Platforms: Xbox 360, Playstation 3

Release Date: August 21, 2007

Publisher: 2K Games

Developer: Irrational Games

Bioshock is a masterpiece of interactive storytelling. From the moment your plane mysteriously plummets into the ocean and you're forced to swim through its flaming wreckage to take refuge inside an ominous lighthouse, you know you're in for a special experience. The descent into Rapture in the bathysphere, with Andrew Ryan's captivating speech welcoming you to his dilapidated wonderland, is perhaps my favorite opening in gaming history. 

Luckily, the game doesn't let up after its introduction. Through a mix of subtle environmental clues, creepy audio diaries, and infrequent dialog with the few other humans left alive, Bioshock delivers an engrossing narrative that actually uses the interactive nature of the game to its advantage in one of the best story twists ever seen in a game. 

While you're exploring this fallen paradise, you'll be kept interested by the many ways you can creatively off your enemies. From traditional weapons, which can each be upgraded for added kick, to the bizarre plasmids, which give you powers that would seem nearly magical if it weren't for their dangerous origin, you'll never lack get bored between story revelations. 
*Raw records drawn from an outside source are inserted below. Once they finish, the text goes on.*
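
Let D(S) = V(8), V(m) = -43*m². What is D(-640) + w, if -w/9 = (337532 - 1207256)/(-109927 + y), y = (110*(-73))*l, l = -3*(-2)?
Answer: -442937980/158107 ≈ -2801.5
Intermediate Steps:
l = 6
y = -48180 (y = (110*(-73))*6 = -8030*6 = -48180)
D(S) = -2752 (D(S) = -43*8² = -43*64 = -2752)
w = -7827516/158107 (w = -9*(337532 - 1207256)/(-109927 - 48180) = -(-7827516)/(-158107) = -(-7827516)*(-1)/158107 = -9*869724/158107 = -7827516/158107 ≈ -49.508)
D(-640) + w = -2752 - 7827516/158107 = -442937980/158107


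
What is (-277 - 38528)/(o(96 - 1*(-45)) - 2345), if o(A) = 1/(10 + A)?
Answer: 450735/27238 ≈ 16.548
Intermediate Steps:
(-277 - 38528)/(o(96 - 1*(-45)) - 2345) = (-277 - 38528)/(1/(10 + (96 - 1*(-45))) - 2345) = -38805/(1/(10 + (96 + 45)) - 2345) = -38805/(1/(10 + 141) - 2345) = -38805/(1/151 - 2345) = -38805/(-354094/151) = -38805*(-151/354094) = 450735/27238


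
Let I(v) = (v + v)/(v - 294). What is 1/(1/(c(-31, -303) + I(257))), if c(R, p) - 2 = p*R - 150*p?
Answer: 2028751/37 ≈ 54831.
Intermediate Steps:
c(R, p) = 2 - 150*p + R*p (c(R, p) = 2 + (p*R - 150*p) = 2 + (R*p - 150*p) = 2 + (-150*p + R*p) = 2 - 150*p + R*p)
I(v) = 2*v/(-294 + v) (I(v) = (2*v)/(-294 + v) = 2*v/(-294 + v))
1/(1/(c(-31, -303) + I(257))) = 1/(1/((2 - 150*(-303) - 31*(-303)) + 2*257/(-294 + 257))) = 1/(1/((2 + 45450 + 9393) + 2*257/(-37))) = 1/(1/(54845 + 2*257*(-1/37))) = 1/(1/(54845 - 514/37)) = 1/(1/(2028751/37)) = 1/(37/2028751) = 2028751/37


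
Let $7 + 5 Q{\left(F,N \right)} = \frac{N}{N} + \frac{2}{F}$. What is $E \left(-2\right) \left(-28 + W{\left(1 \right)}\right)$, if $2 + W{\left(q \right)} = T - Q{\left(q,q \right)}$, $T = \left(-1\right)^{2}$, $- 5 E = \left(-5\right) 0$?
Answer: $0$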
Let us not forget the roaming protectors of Rapture, the Big Daddies. These menacing, if questionably named, foes wander the wasteland with their tiny companions, the Little Sisters, in tow. Together, they do the dirty deed of collecting Adam from the dead in order to make the plasmid powers you rely on possible. You must defeat these enemies, though, like the best morality tales such as Shadow of the Colossus, it's never made clear whether you're actually doing the right thing. Once you bring down these hulking behemoths, you must steal the crying little girl away from the inhuman corpse and decide whether to do what you can to save her at the cost of your own power or sacrifice her life in the name of personal gain. 
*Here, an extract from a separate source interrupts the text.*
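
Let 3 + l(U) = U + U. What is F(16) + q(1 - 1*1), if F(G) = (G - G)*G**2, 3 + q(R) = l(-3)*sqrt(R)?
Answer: -3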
For most players, the real draw will be simply exploring the fascinating world of Rapture. Ryan's underwater utopia is one of the most compelling and fully realized worlds ever presented in a video game. Every corner is detailed and every room believable. The gorgeous art style tops off the tremendous presentation package with a take on art deco that turns every room into a piece worthy of a museum. 

Games like Bioshock don't come along very often. It does nearly everything right. There's a feeling you get when playing games like this that's difficult to describe. As you're exploring leaky hallways and abandoned dwellings, you know you're playing something special. You know you're experiencing a unique game, one that will set standards and remain a talking point for generations to come. 

When next you're lucky enough to come across a gaming gem like Bioshock, savor it. When that feeling washes over you, bringing a knowing smile to your face, remember it well. Even on this large list of the best the industry had to offer over the last ten years, few titles are as seminal as this one. 

Bioshock is a rare treat in a sequel-fueled landscape; an oasis of creativity and imagination that is truly capable of transporting you to its world and enveloping you in its tale. Even calling it one of my Best of the Decade somehow seems like faint praise.